Every musician is going to want to play to the back of the room whenever they get onstage. It’s one thing to keep to themselves whenever they are out in public, but the whole point of putting on a concert is to make sure every single person in that crowd has a good time, whether it’s those down at he lip of the stage or all the way up in the nosebleed seats. Eric Clapton could normally get his point across with any of those crowds with a guitar in his hands, but it took him years to figure out the importance of subtlety.
Looking at Clapton’s first few years in the public eye, he never let up for a second. The Yardbirds were already slowing him down before the 1960s were over, and when he eventually made his own journey into the mainstream with Cream, nothing he ever did was meant to be nice and easy. The legendary power trio were already known for being one of the loudest in the world, and even if that caused some friction onstage, that’s what led to them sounding perfect together.
Even when Cream split up, everything from Derek and the Dominos to Blind Faith was about having that maximalist mentality. Everyone on those records was coming to play, but by the time Clapton started listening to artists like The Band, he knew there was a lane for him to play pop music while still keeping in line with his roots.
The roots-rock icons may have been coming from years of playing with Bob Dylan, but if they had folk and country music to fall back on, ‘Slowhand’ always had the blues. He had studied the work of everyone from Muddy Waters to BB King, and while that kind of music was second nature to him, there was something different that he heard whenever he jammed on one of JJ Cale’s songs.
It was far more fundamental compared to everyone else, but it took a long time for Clapton to realise that was Cale’s greatest strength, saying, “I thought his playing was quirky and a little bit light. In becoming older or maybe just more mature about what’s needed to see that he was a master. A master of understatement, to be sure, but still. There’s a song called ‘Homeless’ and there’s a small little guitar solo that is so breathtaking and so minimal that moved me to tears.”
But Cale’s entire philosophy was only saying the bare minimum that was needed every time he played. As any blues aficionado would say, the only thing that you need to play the blues is three chords and the truth, and even if Cale’s music could sound pretty sparse compared to what people like Stevie Ray Vaughan were doing later, he meant every single note that ended up on record.

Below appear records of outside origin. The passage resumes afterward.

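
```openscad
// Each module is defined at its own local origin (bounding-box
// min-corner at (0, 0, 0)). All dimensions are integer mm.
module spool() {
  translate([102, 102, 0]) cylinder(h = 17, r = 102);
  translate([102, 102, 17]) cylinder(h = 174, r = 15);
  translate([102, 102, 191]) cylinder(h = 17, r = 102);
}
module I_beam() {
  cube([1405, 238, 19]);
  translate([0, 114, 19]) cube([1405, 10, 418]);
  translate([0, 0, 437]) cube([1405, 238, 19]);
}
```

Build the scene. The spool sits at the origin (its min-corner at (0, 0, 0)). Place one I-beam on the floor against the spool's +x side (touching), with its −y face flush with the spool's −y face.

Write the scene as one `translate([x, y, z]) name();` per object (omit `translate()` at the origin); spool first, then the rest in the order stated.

spool();
translate([204, 0, 0]) I_beam();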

Besides, Clapton was already in need of a shake-up when he discovered Cale. Slowhand was a fine record for what it was, but the old Clapton wouldn’t have been caught dead with a melodic line as simple as ‘Wonderful Tonight’ were it not for listening to Cale’s music. It was about taking something away every time, and where most people could make the song sound stiff by taking bits out, the true professionals knew when things were unnecessary.
And judging by how well Clapton could sound with an acoustic guitar in his hands in later life, the magic of Cale’s craft wasn’t lost on him over the years, either. Because, as much as people like to smother their instruments in effects, it’s about how you use the guitar rather than how much you want to mess it up.